Article Open Access

The Interplay between Experimental Data and Uncertainty Analysis in Quantifying CO2 Trapping during Geological Carbon Storage

Clean Energy and Sustainability. 2024, 2(1), 10001; https://doi.org/10.35534/ces.2024.10001
1
PETROBRAS, Rio de Janeiro, RJ 20231-030, Brazil
2
Hildebrand Department of Petroleum and Geosystems Engineering, The University of Texas at Austin, Austin, TX 78712, USA
*
Authors to whom correspondence should be addressed.

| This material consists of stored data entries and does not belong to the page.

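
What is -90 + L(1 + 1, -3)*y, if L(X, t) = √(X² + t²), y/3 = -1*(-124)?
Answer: -90 + 372*√13 ≈ 1251.3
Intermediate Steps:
y = 372 (y = 3*(-1*(-124)) = 3*124 = 372)
-90 + L(1 + 1, -3)*y = -90 + √((1 + 1)² + (-3)²)*372 = -90 + √(2² + 9)*372 = -90 + √(4 + 9)*372 = -90 + √13*372 = -90 + 372*√13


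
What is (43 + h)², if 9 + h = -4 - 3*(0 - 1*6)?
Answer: 2304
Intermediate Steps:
h = 5 (h = -9 + (-4 - 3*(0 - 1*6)) = -9 + (-4 - 3*(0 - 6)) = -9 + (-4 - 3*(-6)) = -9 + (-4 + 18) = -9 + 14 = 5)
(43 + h)² = (43 + 5)² = 48² = 2304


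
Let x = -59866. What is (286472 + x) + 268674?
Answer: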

Received: 05 Dec 2023    Accepted: 10 Jan 2024    Published: 16 Jan 2024   

Abstract

Numerical simulation is a widely used tool for studying CO2 storage in porous media. It enables the representation of trapping mechanisms and CO2 retention capacity. The complexity of the involved physicochemical phenomena necessitates multiphase flow, accurate fluid and rock property representation, and their interactions. These include CO2 solubility, diffusion, relative permeabilities, capillary pressure hysteresis, and mineralization, all crucial in CO2 trapping during carbon storage simulations. Experimental data is essential to ensure accurate quantification. However, due to the extensive data required, modeling under uncertainty is often needed to assess parameter impacts on CO2 trapping and its interaction with geological properties like porosity and permeability. This work proposes a framework combining laboratory data and stochastic parameter distribution to map uncertainty in CO2 retention over time. Published data representing solubility, residual trapping, and mineral trapping are used to calibrate prediction models. Geological property variations, like porosity and permeability, are coupled to quantify uncertainty. Results from a saline sandstone aquifer model demonstrate significant variation in CO2 trapping, ranging from 17% (P10 estimate) to 56% (P90), emphasizing the importance of considering uncertainty in CO2 storage projects. Quadratic response surfaces and Monte Carlo simulations accurately capture this uncertainty, resulting in calibrated models with an R-squared coefficient above 80%. In summary, this work provides a practical and comprehensive framework for studying CO2 retention in porous media, addressing uncertainty through stochastic parameter distributions, and highlighting its importance in CO2 storage projects.